Any additional information, via Comments, is welcomed.



Friday, 4 May 2018

Tales from the churchyard

A word about the effort some organisations, trusts have gone to assisting family and history researchers.
Just a couple of examples from afar.

Old St Matthew's Church, Lightcliffe, is a former church in the village of Lightcliffe, West Yorkshire in England.

 

The original building on the site was a chapel of ease called Eastfield Chapel, which was built in 1529. This was damaged during the Reformation, and repaired in 1536. The chapel was rebuilt as a church in Neoclassical style in 1775. It was then replaced in the late 19th century by a new church a short distance away. 
The old church was then used as a mortuary chapel. It was severely damaged by a storm in the 1960s and its fabric deteriorated and the church suffered from vandalism. Now only the tower remains.
   
The tower is square in cross-section and constructed in hammer-dressed stone with ashlar dressings. 
On the west face is a round-headed window with a circular window above. At belfry level is inscribed stone taken from an earlier church on the site. At the top of the tower is an octagonal cupola with a ball finial. 
Inside the tower are an inscribed stone dated 1529, benefaction boards, and a monument from 1830 designed by Richard Westmacott.
In its accompanying churchyard there are over 11,000 grave sites.

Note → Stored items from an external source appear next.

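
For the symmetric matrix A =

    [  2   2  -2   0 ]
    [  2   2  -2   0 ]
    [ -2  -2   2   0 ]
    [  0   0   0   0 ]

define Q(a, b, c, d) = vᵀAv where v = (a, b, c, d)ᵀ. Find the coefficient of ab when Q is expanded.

4

The coefficient of ab is A[1,2] + A[2,1] = 2·2 = 4.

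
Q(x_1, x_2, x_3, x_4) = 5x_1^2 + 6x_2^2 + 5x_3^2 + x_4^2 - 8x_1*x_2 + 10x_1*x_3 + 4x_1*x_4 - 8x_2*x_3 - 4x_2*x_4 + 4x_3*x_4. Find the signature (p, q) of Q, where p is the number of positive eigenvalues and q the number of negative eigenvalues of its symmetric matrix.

Write A = [[5, -4, 5, 2], [-4, 6, -4, -2], [5, -4, 5, 2], [2, -2, 2, 1]].
Applying the same elementary operations to the rows and columns of A produces a congruent diagonal matrix with entries 5, 14/5, 0, 1/7.
That gives 3 positive, 1 zero pivots.

(3, 0)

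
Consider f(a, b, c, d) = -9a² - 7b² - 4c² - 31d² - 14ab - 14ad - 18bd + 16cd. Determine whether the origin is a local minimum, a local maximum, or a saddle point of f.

local maximum

The Hessian at the origin is H = [[-18, -14, 0, -14], [-14, -14, 0, -18], [0, 0, -8, 16], [-14, -18, 16, -62]].
Applying the same elementary operations to the rows and columns of H produces a congruent diagonal matrix with entries -18, -28/9, -8, -20/7.
So there are 4 negative pivots.
H is negative definite, so the origin is a strict local maximum.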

Lots of centuries old history, but St Matthews has a website, a number of YouTube clips,
and a Friends Facebook page, and its churchyard cemetery has headstone photographs and transcriptions.

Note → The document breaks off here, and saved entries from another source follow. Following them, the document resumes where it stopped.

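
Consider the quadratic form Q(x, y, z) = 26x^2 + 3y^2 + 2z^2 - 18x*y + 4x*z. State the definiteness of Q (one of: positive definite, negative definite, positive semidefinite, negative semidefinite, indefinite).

The associated matrix is A = [[26, -9, 2], [-9, 3, 0], [2, 0, 2]].
Symmetric row and column elimination reduces A to a congruent diagonal form with pivots 26, -3/26, 6.
That gives 2 positive, 1 negative pivots.
Hence Q is indefinite.

indefinite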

While the Prospect Cemetery in Toronto has affiliated with Google Maps to guide people in finding graves. Especially helpful in large cemeteries (148,000 burial records have been indexed for the cemetery), and when the cemetery concerned is halfway across the world.
Prospect Cemetery (part of the Mount Pleasant Group) has been in use since 1890, with a special focus on its 5 acre Veterans' Memorial, Canada's largest First World War memorial.


It has a Cemetery App with options to 'Find a grave', 'Find a tree' in the arboretum search, and a 'Notable person' search.

There's also a little video of where Toronto's original Potters Field cemetery was located in now downtown Toronto. 



This is what just two different cemeteries have been able to achieve by embracing a number of digital initiatives.